Operation Ghost

Inspiration

Traditional input methods create barriers for people with motor disabilities, healthcare workers in sterile environments, and anyone seeking more natural human-computer interaction. We wanted to make computing accessible to everyone, regardless of physical limitations.

What it does

OpsGhost is an AI-powered gesture control system that lets you operate your computer using hand gestures and voice commands:

Gesture Control: Move cursor by pointing, click with pinch gestures, type on a virtual keyboard in mid-air
AI Vision Assistant: Google Gemini 2.0 sees your screen in real-time and executes voice commands
Real Desktop Automation: C++ Windows API for instant response with no simulations

How we built it

Tech Stack:

Computer Vision: MediaPipe Hand Landmarker (GPU-accelerated, 60 FPS)
AI: Google Gemini 2.0 Live API (Multimodal)
Desktop Control: C++ Windows SendInput API
UI: Electron (transparent overlay) + React + TypeScript + Vite
Backend: Node.js + Express bridge server
IPC: Custom protocol between Electron and C++ controller

Architecture: Multi-layer system with MediaPipe processing hand tracking at 60 FPS, Electron UI overlay, Node.js bridge server, and C++ executable for real-time desktop control (1-5ms response time).

Challenges we ran into

Cursor Drift During Gestures: Initial approach tracked fingertip → cursor moved when pinching.
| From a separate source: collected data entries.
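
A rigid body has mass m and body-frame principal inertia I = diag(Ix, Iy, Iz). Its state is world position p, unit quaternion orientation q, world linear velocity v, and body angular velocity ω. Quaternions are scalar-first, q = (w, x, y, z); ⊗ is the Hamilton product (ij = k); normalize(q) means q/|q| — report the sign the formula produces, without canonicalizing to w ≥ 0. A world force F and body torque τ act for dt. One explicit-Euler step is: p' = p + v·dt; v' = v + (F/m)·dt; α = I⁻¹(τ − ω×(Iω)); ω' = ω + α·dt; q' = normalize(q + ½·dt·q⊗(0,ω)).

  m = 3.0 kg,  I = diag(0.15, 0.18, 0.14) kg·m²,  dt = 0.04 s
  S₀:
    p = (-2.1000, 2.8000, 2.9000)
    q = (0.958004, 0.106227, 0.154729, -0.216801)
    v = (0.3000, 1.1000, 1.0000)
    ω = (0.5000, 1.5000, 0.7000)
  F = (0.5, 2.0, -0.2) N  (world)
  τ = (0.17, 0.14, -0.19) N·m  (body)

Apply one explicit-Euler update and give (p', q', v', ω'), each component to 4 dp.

p' = (-2.0880, 2.8440, 2.9400)
q' = (0.9548, 0.1244, 0.1797, -0.2016)
v' = (0.3067, 1.1267, 0.9973)
ω' = (0.5565, 1.5303, 0.6393)

a = (0.1667, 0.6667, -0.0667)
p' = p + v·dt = (-2.0880, 2.8440, 2.9400)
v + (F/m)dt = (0.3067, 1.1267, 0.9973)
ω×(Iω) gyroscopic = (-0.0420, 0.0035, 0.0225)
α = I⁻¹(τ − ω×Iω) = (1.4133, 0.7583, -1.5179)
ω' = ω + α·dt = (0.5565, 1.5303, 0.6393)
2q̇ = q⊗(0,ω) = (-0.1334463, 0.9125138, 1.2542466, 0.7525788)
q' = normalize(q + ½dt·q⊗(0,ω)) = (0.9548, 0.1244, 0.1797, -0.2016)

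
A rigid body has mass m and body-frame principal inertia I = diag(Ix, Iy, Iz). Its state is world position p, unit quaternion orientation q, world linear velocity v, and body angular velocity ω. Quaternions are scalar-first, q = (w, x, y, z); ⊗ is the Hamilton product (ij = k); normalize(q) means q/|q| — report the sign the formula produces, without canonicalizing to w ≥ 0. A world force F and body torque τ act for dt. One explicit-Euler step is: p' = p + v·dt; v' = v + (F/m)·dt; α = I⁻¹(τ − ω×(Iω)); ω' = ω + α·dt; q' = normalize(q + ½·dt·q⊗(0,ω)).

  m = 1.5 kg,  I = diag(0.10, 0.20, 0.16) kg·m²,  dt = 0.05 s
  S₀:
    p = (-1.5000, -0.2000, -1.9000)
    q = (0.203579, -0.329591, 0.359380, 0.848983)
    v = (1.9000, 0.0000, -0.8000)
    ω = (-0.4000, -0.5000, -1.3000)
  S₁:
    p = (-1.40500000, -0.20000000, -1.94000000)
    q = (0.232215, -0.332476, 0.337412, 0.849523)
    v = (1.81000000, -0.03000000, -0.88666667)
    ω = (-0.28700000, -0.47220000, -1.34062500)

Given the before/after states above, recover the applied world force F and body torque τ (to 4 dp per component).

F = (-2.7000, -0.9000, -2.6000)
τ = (0.2000, 0.0800, -0.1100)

v₁ − v₀ = (-0.09000000, -0.03000000, -0.08666667)
F = m·Δv/dt = (-2.7000, -0.9000, -2.6000)
Δω = ω₁−ω₀ = (0.11300000, 0.02780000, -0.04062500)
ω₀×(Iω₀) = (-0.0260, -0.0312, 0.0200)
I·α + gyro = (0.2000, 0.0800, -0.1100)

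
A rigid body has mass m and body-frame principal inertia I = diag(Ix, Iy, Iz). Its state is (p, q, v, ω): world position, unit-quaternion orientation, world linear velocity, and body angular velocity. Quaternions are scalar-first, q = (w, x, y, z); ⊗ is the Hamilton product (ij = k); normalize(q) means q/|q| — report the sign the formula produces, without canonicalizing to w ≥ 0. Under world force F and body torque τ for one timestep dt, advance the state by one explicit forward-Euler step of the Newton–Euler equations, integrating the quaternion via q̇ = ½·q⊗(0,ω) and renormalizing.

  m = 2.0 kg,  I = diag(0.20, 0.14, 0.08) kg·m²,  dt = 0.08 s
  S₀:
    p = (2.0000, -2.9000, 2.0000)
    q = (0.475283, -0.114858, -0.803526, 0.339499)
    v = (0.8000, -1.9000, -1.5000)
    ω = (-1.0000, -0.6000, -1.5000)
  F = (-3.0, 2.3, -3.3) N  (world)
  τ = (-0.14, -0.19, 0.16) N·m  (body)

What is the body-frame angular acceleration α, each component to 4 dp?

gyro term ω×Iω = (-0.0540, 0.1800, -0.0360)
α = I⁻¹(τ − ω×Iω) = (-0.4300, -2.6429, 2.4500)

α = (-0.4300, -2.6429, 2.4500)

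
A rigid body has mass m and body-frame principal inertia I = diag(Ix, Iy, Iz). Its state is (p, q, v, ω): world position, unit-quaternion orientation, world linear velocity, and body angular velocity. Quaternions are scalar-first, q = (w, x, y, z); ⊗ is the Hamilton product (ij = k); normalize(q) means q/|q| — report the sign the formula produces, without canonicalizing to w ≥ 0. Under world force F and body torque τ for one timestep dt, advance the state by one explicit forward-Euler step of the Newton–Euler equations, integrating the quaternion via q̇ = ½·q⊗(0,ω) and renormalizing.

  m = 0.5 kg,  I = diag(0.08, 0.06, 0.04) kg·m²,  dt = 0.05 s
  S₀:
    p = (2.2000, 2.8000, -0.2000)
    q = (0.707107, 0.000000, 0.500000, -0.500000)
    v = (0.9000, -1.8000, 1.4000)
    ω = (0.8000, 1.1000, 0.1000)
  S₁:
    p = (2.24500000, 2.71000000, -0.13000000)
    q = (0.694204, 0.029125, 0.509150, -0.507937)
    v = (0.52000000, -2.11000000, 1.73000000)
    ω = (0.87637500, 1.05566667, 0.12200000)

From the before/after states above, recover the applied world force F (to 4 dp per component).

velocity change Δv = (-0.38000000, -0.31000000, 0.33000000)
F = m·Δv/dt = (-3.8000, -3.1000, 3.3000)

F = (-3.8000, -3.1000, 3.3000)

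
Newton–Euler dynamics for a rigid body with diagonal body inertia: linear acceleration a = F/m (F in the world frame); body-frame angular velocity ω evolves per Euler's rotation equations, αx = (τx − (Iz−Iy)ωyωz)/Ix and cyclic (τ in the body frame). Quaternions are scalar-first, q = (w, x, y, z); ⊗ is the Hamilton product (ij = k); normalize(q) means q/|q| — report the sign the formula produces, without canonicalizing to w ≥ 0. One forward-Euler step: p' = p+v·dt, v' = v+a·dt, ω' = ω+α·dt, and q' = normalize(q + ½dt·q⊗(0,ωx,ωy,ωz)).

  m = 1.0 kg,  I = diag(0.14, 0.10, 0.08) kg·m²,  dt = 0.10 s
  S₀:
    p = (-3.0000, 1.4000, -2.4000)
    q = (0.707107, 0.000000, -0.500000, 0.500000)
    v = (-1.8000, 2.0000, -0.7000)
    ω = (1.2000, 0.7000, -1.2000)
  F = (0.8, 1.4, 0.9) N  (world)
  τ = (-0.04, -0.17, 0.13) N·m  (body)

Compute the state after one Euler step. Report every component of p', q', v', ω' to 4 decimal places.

(τ − ω×Iω)/I = (-0.4057, -0.8360, 2.0450)
ω' = ω + α·dt = (1.1594, 0.6164, -0.9955)
2q̇ = q⊗(0,ω) = (0.9500000, 1.0985284, 1.0949749, -0.2485284)
updated quaternion q' = (0.7514, 0.0547, -0.4434, 0.4855)
p' = p + v·dt = (-3.1800, 1.6000, -2.4700)
v + (F/m)dt = (-1.7200, 2.1400, -0.6100)

p' = (-3.1800, 1.6000, -2.4700)
q' = (0.7514, 0.0547, -0.4434, 0.4855)
v' = (-1.7200, 2.1400, -0.6100)
ω' = (1.1594, 0.6164, -0.9955)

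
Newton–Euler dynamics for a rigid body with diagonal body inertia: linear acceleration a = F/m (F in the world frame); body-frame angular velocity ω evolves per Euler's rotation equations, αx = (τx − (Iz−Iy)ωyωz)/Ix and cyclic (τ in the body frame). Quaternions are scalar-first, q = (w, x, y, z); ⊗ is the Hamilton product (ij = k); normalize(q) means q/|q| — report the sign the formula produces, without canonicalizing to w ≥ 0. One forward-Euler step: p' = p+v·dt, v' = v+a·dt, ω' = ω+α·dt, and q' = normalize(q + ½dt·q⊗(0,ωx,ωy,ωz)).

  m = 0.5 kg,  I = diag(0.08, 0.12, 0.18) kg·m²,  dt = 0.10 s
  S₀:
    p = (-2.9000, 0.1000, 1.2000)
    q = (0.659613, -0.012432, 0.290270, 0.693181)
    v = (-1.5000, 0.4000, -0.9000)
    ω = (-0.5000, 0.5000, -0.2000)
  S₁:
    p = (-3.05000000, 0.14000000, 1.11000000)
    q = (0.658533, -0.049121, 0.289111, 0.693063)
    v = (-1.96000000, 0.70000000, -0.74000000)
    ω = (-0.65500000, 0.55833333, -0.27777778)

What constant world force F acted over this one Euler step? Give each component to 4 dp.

F = (-2.3000, 1.5000, 0.8000)

Δv = v₁−v₀ = (-0.46000000, 0.30000000, 0.16000000)
F = m·Δv/dt = (-2.3000, 1.5000, 0.8000)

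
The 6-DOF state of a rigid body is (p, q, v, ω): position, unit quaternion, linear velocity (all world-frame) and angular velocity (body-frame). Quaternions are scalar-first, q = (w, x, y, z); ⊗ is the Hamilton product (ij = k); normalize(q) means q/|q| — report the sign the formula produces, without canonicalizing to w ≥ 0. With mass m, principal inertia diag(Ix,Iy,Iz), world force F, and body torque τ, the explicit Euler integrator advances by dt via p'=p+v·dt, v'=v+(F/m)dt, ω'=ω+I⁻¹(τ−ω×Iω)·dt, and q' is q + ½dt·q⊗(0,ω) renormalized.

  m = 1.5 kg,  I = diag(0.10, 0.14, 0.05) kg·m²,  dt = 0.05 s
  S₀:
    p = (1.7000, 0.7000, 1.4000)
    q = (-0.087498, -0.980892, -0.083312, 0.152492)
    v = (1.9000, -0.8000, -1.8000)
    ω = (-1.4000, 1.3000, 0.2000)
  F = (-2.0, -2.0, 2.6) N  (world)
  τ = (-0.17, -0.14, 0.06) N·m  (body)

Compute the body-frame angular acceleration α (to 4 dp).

ω×(Iω) gyroscopic = (-0.0234, -0.0140, -0.0728)
angular accel α = (-1.4660, -0.9000, 2.6560)

α = (-1.4660, -0.9000, 2.6560)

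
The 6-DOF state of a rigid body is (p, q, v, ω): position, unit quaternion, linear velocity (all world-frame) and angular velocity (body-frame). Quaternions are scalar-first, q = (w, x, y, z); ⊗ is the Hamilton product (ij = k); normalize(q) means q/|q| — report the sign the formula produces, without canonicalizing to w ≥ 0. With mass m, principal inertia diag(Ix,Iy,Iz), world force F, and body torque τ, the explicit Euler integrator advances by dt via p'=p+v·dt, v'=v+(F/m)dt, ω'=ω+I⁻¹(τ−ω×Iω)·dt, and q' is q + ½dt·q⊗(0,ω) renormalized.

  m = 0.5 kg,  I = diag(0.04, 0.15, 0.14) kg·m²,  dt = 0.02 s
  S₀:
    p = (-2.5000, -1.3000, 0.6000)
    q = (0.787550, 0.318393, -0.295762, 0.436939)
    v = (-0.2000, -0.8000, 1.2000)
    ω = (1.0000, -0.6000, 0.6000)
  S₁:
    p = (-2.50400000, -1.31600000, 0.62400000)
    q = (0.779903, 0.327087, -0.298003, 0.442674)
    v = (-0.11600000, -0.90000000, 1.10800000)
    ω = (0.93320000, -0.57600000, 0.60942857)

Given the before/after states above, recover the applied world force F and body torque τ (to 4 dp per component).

F = (2.1000, -2.5000, -2.3000)
τ = (-0.1300, 0.1200, 0.0000)

rate change Δω = (-0.06680000, 0.02400000, 0.00942857)
precession coupling = (0.0036, -0.0600, -0.0660)
I·α + gyro = (-0.1300, 0.1200, 0.0000)
velocity change Δv = (0.08400000, -0.10000000, -0.09200000)
F = m·Δv/dt = (2.1000, -2.5000, -2.3000)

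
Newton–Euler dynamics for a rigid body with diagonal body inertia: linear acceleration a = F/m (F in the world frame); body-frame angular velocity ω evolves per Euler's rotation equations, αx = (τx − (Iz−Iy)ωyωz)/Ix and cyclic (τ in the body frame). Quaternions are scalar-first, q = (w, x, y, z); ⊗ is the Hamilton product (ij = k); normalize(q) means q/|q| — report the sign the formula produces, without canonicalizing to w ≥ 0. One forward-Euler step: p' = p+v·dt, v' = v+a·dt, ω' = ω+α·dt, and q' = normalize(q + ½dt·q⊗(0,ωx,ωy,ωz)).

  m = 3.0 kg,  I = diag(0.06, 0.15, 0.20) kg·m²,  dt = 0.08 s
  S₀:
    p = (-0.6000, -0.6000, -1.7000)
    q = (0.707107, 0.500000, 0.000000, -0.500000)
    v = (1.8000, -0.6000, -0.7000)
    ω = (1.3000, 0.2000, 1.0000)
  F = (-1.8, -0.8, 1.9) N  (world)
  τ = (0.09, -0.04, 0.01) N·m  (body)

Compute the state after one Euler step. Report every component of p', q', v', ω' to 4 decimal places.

precession coupling ω×(Iω) = (0.0100, -0.1820, 0.0234)
(τ − ω×Iω)/I = (1.3333, 0.9467, -0.0670)
ω + α·dt = (1.4067, 0.2757, 0.9946)
2q̇ = q⊗(0,ω) = (-0.1500000, 1.0192391, -1.0085786, 0.8071070)
updated quaternion q' = (0.6996, 0.5396, -0.0403, -0.4667)
p + v·dt = (-0.4560, -0.6480, -1.7560)
v + (F/m)dt = (1.7520, -0.6213, -0.6493)

p' = (-0.4560, -0.6480, -1.7560)
q' = (0.6996, 0.5396, -0.0403, -0.4667)
v' = (1.7520, -0.6213, -0.6493)
ω' = (1.4067, 0.2757, 0.9946)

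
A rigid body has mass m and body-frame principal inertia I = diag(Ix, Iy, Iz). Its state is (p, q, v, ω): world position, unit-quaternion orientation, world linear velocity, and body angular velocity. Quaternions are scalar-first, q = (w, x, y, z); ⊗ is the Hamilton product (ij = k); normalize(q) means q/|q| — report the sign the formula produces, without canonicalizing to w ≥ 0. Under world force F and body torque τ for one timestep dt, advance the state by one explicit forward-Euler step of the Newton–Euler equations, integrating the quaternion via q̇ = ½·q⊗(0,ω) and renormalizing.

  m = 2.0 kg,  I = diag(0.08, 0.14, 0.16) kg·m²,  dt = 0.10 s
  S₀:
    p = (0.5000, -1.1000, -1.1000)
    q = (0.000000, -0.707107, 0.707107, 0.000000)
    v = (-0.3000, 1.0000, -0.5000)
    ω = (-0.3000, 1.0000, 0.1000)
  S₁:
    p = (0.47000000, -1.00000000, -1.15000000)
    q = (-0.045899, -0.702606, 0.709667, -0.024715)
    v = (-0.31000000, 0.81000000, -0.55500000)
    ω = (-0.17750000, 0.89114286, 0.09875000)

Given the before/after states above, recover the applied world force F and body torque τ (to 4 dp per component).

rate change Δω = (0.12250000, -0.10885714, -0.00125000)
I·α + gyro = (0.1000, -0.1500, -0.0200)
velocity change Δv = (-0.01000000, -0.19000000, -0.05500000)
m·(v₁−v₀)/dt = (-0.2000, -3.8000, -1.1000)

F = (-0.2000, -3.8000, -1.1000)
τ = (0.1000, -0.1500, -0.0200)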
Solution: Track index finger knuckle for cursor position, tip only for click detection.
Performance Bottleneck: PowerShell was too slow (100-500ms delay). Solution: Custom C++ executable with Windows API achieved 1-5ms response time.
Multiple Click Detection: Gesture flickering caused repeated clicks. Solution: State machine with debouncing (250ms keyboard, 300ms mouse).
UI Click Issues: Overlay was click-through. Solution: Dynamic mouse event handling based on hover zones.